When you are learning, you don’t realise how much of everything you are doing at once, and how much of your body is doing everything at once. How much your ankle has to do with jumping, say. How much your heel being down has to do with your ankle, how much your toes turning in have to do with your hips, how much your rising trot has to do with all of those things.

The things we take for granted when we can do them!

And then, there’s your mind. Your brain computes all this stuff, but it’s the mind that can get in the way. My brain is back in business, and I’m once more doing all the stuff I used to do without thinking, but it’s my mind that is just getting back into the game. My mind is the thing that has been getting over all the body stuff lately, and it has been noticeable.

It is easy to psyche oneself out. I have had issues jumping Connell, issues that have involved tumbles of various degrees, and that tends to accumulate until, if you’re me, you get up there and wonder, what’s going to happen this time? When I refused to fall off that !@&ing horse, I didn’t, but I could feel the pull in that halfway place in my calf. This makes me afraid — I am not going to tear that !@&ing muscle again! And then the fear just piles and piles until it becomes unmanageable…

So the thing is, to build on the repair of the physical stuff to mend the mental. Last night, I was feeling a little bit unsure, on the way to the lesson, but once I got up there on Connell, I decided, Hey, we’re going to have a good go. I want to jump! I need to get into the place where I can cope with whatever happens. Because my body is getting back in form, my mind needs to follow. And it did. Was it because Connell was fresh and forward going? Was he forward going because I was? Even if the right canter depart is still 50/50? — better than 0/0 which is was two Saturdays ago; I think I set a record for not consistent non-achievement of correct lead on the right rein, in that lesson.

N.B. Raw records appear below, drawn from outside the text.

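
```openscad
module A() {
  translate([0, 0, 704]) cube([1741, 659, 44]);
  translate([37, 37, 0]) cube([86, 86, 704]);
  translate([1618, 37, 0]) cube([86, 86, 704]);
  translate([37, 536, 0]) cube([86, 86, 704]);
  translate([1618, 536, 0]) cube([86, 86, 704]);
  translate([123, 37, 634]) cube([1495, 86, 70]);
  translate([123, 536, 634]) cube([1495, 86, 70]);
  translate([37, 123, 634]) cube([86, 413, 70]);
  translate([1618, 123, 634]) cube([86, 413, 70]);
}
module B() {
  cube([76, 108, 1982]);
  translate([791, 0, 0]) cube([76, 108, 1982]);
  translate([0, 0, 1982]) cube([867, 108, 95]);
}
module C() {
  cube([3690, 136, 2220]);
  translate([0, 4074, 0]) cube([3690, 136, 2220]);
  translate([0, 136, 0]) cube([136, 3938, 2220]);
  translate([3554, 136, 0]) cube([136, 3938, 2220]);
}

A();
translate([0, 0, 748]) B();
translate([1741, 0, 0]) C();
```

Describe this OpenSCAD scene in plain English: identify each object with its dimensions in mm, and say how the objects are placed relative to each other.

A is a table with a 1741×659 mm rectangular top, 44 mm thick, top surface at z = 748 mm, supported by four 86×86 mm square legs, each inset 37 mm from the nearest pair of top edges, running from the floor. Four apron rails, 86 mm thick and 70 mm tall, run between adjacent legs with their top edges flush with the underside of the top and their outer faces flush with the legs' outer faces.

B is a door frame. The clear opening is 715 mm wide and 1982 mm high. Two 76 mm wide jambs, 108 mm deep, stand either side of the opening from the floor to the top of the opening. A 95 mm thick head sits across the top of both jambs, spanning the full outside width of the frame.

C is the wall frame of a small rectangular building: four walls, each 2220 mm tall and 136 mm thick, enclosing a footprint 3690 mm (x) by 4210 mm (y) outside-to-outside, with no floor or roof. The front and back walls (the −y and +y sides) span the full width; the two side walls fit between them.

The door frame is on top of the table. The house frame is against the table's +x side, with their −y faces flush.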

See, that doesn’t even bother me. That was a thing that happened, and now I really, really know how much I have to work to make that right canter depart happen. Don’t give up before it has even had the chance to go wrong! Don’t give up halfway through a thing, just because it’s not perfect. This happened last night: we were doing a jump at B [left rein] into a turn at H for a jump at X, into — God help me — a turn at F to change lead into a jump at E. I lost the correct lead after the jump at B — gah! — and got back into trot, and kept going, and got the correct lead, oh, maybe three paces from the jump, but we did it, and then we wrestled over the lead change and made the jump at E — not very prettily, but we did it.

There was my mind going ‘uh oh, oh no, now what, circle out? but it’s a course’, and my brain just overrode that, got with my body, and we kept going. With superlative encouragement from the ground in the form of my instructor.

We got there in the end: body, brain and mind. Frankly, I love being able to just go and not worry. And since everything connects, that’s probably a good attitude to take into ‘real’ life.